Painting the world brighter

March 15, 2005
A chemical batch manufacturing plant that creates finishes for automotive OEMs has improved its product quality, efficiency and reliability while saving $2 million with a control system upgrade.
 By Walt Boyes, Editor in Chief


PG Industries is in the red, and the black, blue, green and yellow. In fact, PPG has never met — or made — a hue it didn’t like. As the world’s largest producer of coatings for the transportation industry, PPG is in the business of creating an infinite palette of color for its automotive and other customers. And thanks to a new PLC-based, distributed control system at the company’s Oak Creek, Wis. facility, its production process is a shade or two more accurate and cost-efficient.

The Oak Creek facility is a chemical batch manufacturing plant that creates finishes for automotive OEMs. Each order is custom-mixed to the customers’ specifications, relying on controllers throughout the process to ensure the batch meets strict quality standards.

When a salesperson enters an order, it is automatically scheduled based on the materials required and the length of production. Depending on the request, it can take as little as an hour or as long as a few days to process a single batch. Raw materials stored at the plant are weighed, measured and mixed to create the coating, and for some orders, PPG must heat the batch to generate the proper chemical reaction. 

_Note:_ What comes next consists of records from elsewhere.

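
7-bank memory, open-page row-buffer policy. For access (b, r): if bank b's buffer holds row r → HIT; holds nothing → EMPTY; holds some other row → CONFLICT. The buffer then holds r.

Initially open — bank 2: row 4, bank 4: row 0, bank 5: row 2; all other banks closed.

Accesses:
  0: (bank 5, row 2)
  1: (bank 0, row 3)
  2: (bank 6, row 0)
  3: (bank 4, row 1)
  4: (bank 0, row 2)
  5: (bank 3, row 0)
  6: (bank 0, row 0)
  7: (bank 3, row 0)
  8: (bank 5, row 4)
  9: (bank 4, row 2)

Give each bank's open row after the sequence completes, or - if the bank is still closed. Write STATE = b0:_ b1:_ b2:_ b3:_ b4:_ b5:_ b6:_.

STATE = b0:0 b1:- b2:4 b3:0 b4:2 b5:4 b6:0

0: bank 5 row 2 — prev 2 → HIT
1: bank 0 row 3 — prev None → EMPTY
2: bank 6 row 0 — prev None → EMPTY
3: bank 4 row 1 — prev 0 → CONFLICT
4: bank 0 row 2 — prev 3 → CONFLICT
5: bank 3 row 0 — prev None → EMPTY
6: bank 0 row 0 — prev 2 → CONFLICT
7: bank 3 row 0 — prev 0 → HIT
8: bank 5 row 4 — prev 2 → CONFLICT
9: bank 4 row 2 — prev 1 → CONFLICT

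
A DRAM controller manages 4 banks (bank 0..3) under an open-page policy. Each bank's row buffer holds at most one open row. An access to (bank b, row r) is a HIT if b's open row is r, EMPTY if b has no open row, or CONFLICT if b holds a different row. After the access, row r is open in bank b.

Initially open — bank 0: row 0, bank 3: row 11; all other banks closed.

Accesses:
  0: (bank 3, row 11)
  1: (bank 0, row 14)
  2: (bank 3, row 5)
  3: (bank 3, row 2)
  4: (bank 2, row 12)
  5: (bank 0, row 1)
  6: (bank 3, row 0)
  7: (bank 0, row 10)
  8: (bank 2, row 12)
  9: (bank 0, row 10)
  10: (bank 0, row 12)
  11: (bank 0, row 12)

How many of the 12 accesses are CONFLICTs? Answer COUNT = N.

0: bank 3 row 11 — prev 11 → HIT
1: bank 0 row 14 — prev 0 → CONFLICT
2: bank 3 row 5 — prev 11 → CONFLICT
3: bank 3 row 2 — prev 5 → CONFLICT
4: bank 2 row 12 — prev None → EMPTY
5: bank 0 row 1 — prev 14 → CONFLICT
6: bank 3 row 0 — prev 2 → CONFLICT
7: bank 0 row 10 — prev 1 → CONFLICT
8: bank 2 row 12 — prev 12 → HIT
9: bank 0 row 10 — prev 10 → HIT
10: bank 0 row 12 — prev 10 → CONFLICT
11: bank 0 row 12 — prev 12 → HIT

COUNT = 7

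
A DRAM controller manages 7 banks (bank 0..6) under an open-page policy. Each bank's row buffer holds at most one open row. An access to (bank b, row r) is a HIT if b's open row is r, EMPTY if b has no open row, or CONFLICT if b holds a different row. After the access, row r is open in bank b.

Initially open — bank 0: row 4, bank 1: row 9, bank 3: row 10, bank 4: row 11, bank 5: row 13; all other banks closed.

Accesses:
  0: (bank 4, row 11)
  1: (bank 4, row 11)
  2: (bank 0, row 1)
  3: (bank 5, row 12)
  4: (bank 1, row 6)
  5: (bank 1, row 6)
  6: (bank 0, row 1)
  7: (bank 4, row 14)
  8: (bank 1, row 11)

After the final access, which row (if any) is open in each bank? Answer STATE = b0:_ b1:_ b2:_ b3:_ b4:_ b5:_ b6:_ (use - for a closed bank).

STATE = b0:1 b1:11 b2:- b3:10 b4:14 b5:12 b6:-

#0 (4,11) H  (was 11)
#1 (4,11) H  (was 11)
#2 (0,1) C  (was 4)
#3 (5,12) C  (was 13)
#4 (1,6) C  (was 9)
#5 (1,6) H  (was 6)
#6 (0,1) H  (was 1)
#7 (4,14) C  (was 11)
#8 (1,11) C  (was 6)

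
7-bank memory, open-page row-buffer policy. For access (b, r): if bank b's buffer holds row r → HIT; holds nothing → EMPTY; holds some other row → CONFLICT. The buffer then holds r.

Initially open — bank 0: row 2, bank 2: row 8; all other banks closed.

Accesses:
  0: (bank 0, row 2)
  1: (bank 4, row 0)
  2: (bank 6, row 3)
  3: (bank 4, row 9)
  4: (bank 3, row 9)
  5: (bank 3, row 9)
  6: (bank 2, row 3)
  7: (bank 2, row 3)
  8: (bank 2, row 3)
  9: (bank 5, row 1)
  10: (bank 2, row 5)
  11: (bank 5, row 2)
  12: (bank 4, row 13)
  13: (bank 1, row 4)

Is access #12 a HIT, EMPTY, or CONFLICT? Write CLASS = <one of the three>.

0: bank 0 row 2 — prev 2 → HIT
1: bank 4 row 0 — prev None → EMPTY
2: bank 6 row 3 — prev None → EMPTY
3: bank 4 row 9 — prev 0 → CONFLICT
4: bank 3 row 9 — prev None → EMPTY
5: bank 3 row 9 — prev 9 → HIT
6: bank 2 row 3 — prev 8 → CONFLICT
7: bank 2 row 3 — prev 3 → HIT
8: bank 2 row 3 — prev 3 → HIT
9: bank 5 row 1 — prev None → EMPTY
10: bank 2 row 5 — prev 3 → CONFLICT
11: bank 5 row 2 — prev 1 → CONFLICT
12: bank 4 row 13 — prev 9 → CONFLICT
13: bank 1 row 4 — prev None → EMPTY

CLASS = CONFLICT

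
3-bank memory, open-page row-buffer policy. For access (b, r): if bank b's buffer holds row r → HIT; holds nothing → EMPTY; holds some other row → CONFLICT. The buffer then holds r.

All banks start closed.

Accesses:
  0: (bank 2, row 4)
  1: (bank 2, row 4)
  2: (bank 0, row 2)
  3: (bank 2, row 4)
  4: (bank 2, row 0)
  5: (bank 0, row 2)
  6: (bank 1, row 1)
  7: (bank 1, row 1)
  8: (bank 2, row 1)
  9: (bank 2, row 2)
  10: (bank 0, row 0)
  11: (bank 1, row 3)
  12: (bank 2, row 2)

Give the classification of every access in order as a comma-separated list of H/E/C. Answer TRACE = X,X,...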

“Each batch weighs around 70,000 pounds,” said Joe Szul, PPG’s resin plant operation manager. “And if the weight is off by a few pounds or the temperature is a degree too hot, the entire batch must be reprocessed or discarded.” Neither of those options was particularly good, he noted. “Either scenario could dilute our profit margin,” he concluded.

The plant’s centralized control system had grown old and increasingly unreliable. In addition, replacement parts for the loop controllers were hard to find because the system was obsolete. This meant any equipment failure could lead to prolonged downtime as engineers waited for replacement parts to arrive.

For a plant that operates on a tight production schedule, the cost of downtime would ultimately be felt both in production backlog and dissatisfied customers. It also hampered the continuous improvement program the plant had started.

Knowing that it would be possible to improve both accuracy and performance, and increase reliability, PPG made the decision to replace the aging control system. In making the change, the company set out to meet the following goals: boost production efficiency, reduce operating costs and get that promised increased reliability.

The new control system was built on five distributed Allen-BradleyPLC5/80controllers. Each controller was then linked to an Allen-Bradley Flex I/O module via ControlNet, which would relay system data back to the plant’s HMI. Using Flex I/O, a modular I/O assembly, provided a number of choices in control platforms, networks and mounting capabilities. This architecture enabled connecting new components like the PLC5/80s with existing technology platforms being used in other parts of the PPG plant.

But there was one major obstacle when it came to implementing the design. Because the plant operates on a 24-hour schedule, there were no opportunities to install the new control system while the plant was “closed.” The solution: engineers worked through the plant during scheduled breaks in the process, replacing individual sections of the line at a time.
In all, PPG mounted and networked more than 1,000 I/O modules. And due to fact that ControlNet terminals are built into Flex I/O, the company saw savings ofaround $2 million in wiring and associated labor costs.

Additionally, moving from centralized equipment to a distributed control platform made room for an operator control room. PPG uses this space to run its HMI system, which consolidates process data like temperatures, pressures, weight, and raw material status to give plant operators real-time production data. With this information, engineers can troubleshoot production events, order raw materials, schedule preventive maintenance and keep the plant running smoothly.

“We have at least ten times more process data than we did before the upgrade,” Szul said. “This makes problem solving much faster and efficient. Plus, the information is in one database — not spread across the plant floor — which has helped our Sigma Logic methodology efforts,” he concluded.

Even more valuable is what’s happened on the plant floor. Since PPG installed the new system, downtime due to control equipment failures has dropped to near zero. Plant operators also have used the increased precision and reliability to eliminate substandard batches.